Again, I'll note that my approaches might not be best-practice but suggesting you start testing functions in notebooks then once you are confident about a function you can put it into a my_functions.py file for general import into any notebook or python code? This below might help more?

You can define a local function in your Python Jupyter notebook by simply defining the function in a code cell. The function will then be available for use in subsequent cells. To call the function, simply include its name followed by parentheses and any required arguments. For example:

def my_function(arg1, arg2):
    # do something
    return result

my_function(value1, value2)

Note that local functions are only available within the same notebook where they are defined.

To import functions from a local file, you can use the import statement followed by the name of the file (without the .py extension) and the name of the function. For example, if you have a file my_functions.py that contains a function my_function, you can import it using:

from my_functions import my_function

Then you can call the function using my_function() in your code.

[BecCowley]

@Thomas-Moore-Creative, thanks.
Fairly straightforward, then!

[BecCowley]

List of issues that @BecCowley ran into while doing the conversion of AIMS csv CTD files from CSV to NETCDF format:

• The csv files provided by AIMS (extracted from their database) do not have a TIME variable, therefore only a DATE is associated with the data. Eight files didn't even have a date in the header information (eg, 'AimsWqCtdDataStation-KIM163.csv')
• There are no QC flags, so I don't know if the data has been QC'd or not
• There is very little metadata associated with each file - no ship name, PI name, instrument type etc. For some of the later files, this information is there, but in various text formats.
• Reading the units for each parameter is difficult as the text output in the csv file is variable. Parsing will be tricky. For this reason, I didn't include any parameters beyond DEPTH, PRESSURE, TEMPERATURE and SALINITY.
• An example of unit variability is for OXYGEN which has units of umol/kg and % saturation, but the values for some of these data are clearly incorrect for the units.
• There are other parameters that would take some careful work to extract in a uniform manner.
• My own learning curve using python tools for netcdf.
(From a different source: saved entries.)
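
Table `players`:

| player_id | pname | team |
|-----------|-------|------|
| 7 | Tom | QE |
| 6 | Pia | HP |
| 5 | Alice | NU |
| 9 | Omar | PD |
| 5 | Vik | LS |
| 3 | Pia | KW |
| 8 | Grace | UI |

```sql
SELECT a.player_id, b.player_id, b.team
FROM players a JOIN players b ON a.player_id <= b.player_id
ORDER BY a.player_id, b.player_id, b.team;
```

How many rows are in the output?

29

INNER JOIN keeps only pairs where the ON condition holds.
Matching on a.player_id <= b.player_id.
- a row (player_id=7): matches 3 b row(s) → 3 output row(s).
- a row (player_id=6): matches 4 b row(s) → 4 output row(s).
- a row (player_id=5): matches 6 b row(s) → 6 output row(s).
- a row (player_id=9): matches 1 b row(s) → 1 output row(s).
- a row (player_id=5): matches 6 b row(s) → 6 output row(s).
- a row (player_id=3): matches 7 b row(s) → 7 output row(s).
- a row (player_id=8): matches 2 b row(s) → 2 output row(s).
Total: 29 rows.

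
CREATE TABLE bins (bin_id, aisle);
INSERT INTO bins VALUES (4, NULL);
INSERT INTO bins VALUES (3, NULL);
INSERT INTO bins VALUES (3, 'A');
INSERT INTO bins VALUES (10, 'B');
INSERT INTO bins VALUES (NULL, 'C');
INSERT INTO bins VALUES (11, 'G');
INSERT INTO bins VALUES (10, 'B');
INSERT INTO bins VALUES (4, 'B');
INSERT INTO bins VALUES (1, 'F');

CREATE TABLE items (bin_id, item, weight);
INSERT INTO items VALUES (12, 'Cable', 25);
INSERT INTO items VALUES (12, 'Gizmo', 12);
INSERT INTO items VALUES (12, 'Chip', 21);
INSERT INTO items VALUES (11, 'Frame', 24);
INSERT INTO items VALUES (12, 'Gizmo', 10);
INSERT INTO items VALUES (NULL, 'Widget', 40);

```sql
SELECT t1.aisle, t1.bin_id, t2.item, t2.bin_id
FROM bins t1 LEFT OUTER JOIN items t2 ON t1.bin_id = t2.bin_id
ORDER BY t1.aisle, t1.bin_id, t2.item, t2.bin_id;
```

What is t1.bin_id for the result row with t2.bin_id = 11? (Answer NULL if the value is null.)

11

LEFT JOIN keeps every row from `bins`; unmatched rows get NULL for `items`'s columns.
Matching on t1.bin_id = t2.bin_id. A NULL in a compared column never satisfies the condition.
- t1 row (bin_id=4): no match → kept, t2 columns NULL.
- t1 row (bin_id=3): no match → kept, t2 columns NULL.
- t1 row (bin_id=3): no match → kept, t2 columns NULL.
- t1 row (bin_id=10): no match → kept, t2 columns NULL.
- t1 row (bin_id=NULL): no match → kept, t2 columns NULL.
- t1 row (bin_id=11): matches 1 t2 row(s) → 1 output row(s).
- t1 row (bin_id=10): no match → kept, t2 columns NULL.
- t1 row (bin_id=4): no match → kept, t2 columns NULL.
- t1 row (bin_id=1): no match → kept, t2 columns NULL.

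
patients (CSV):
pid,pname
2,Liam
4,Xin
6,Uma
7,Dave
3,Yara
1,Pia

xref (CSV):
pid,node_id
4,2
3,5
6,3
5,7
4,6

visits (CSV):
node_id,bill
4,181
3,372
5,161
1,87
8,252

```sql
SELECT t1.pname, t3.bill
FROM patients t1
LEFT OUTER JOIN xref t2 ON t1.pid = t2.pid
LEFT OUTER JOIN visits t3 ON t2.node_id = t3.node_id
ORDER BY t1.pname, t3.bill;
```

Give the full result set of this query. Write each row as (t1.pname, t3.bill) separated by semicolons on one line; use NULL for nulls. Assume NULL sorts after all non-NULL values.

Joins associate left-to-right: patients LEFT JOIN xref on pid gives 7 intermediate row(s).
Then LEFT JOIN `visits t3` on node_id: each of those 7 rows is kept; rows whose t2.node_id has no match in t3 get NULL for t3's columns.

(Dave, NULL); (Liam, NULL); (Pia, NULL); (Uma, 372); (Xin, NULL); (Xin, NULL); (Yara, 161)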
I spent a lot of time using xarray only to find that I couldn't manipulate the output to match WOD format (ragged array) or IMOS format (single NC files). The issue was mostly to do with setting dimensions for different variables, setting TIME as a dimensionless variable or TIME with 'casts' as the dimension.
• Ultimately, I used the IMOS tools for converting the files to netcdf. They have a python toolbox which uses text files for global attributes and variable attribute setting, which I understood well as I've been using it for XBT data conversions.

[BecCowley]

@ChrisC28 I have converted the MNF CTD data from the CARS region.
Location in /oa-decadal-climate/work/observations/CARSv2_ancillary/MNF/NC

Notes:

• Data was extracted from the MNF managed oracle database by hand (special request) as the Data Trawler has not been designed for such big extractions
• Data was supplied in two .tsv files. One has metadata, the other has actual data by parameter name.
• Python code has been built to do the transformation and output is 3862 netcdf files ('MNFtxt2netcdf.py').
• QC flags are in place, please use only flags 1, 2 and 5.

Will push my code to the repository with the other converters. They are now in the src/features folder, not in the notebooks.

[ChrisC28]

@BecCowley Awesome! Thanks for that. I'll try to get them into "the system" this week or next.

Paul Sandry is interested in having those data availble for the ROAM data assimilation system.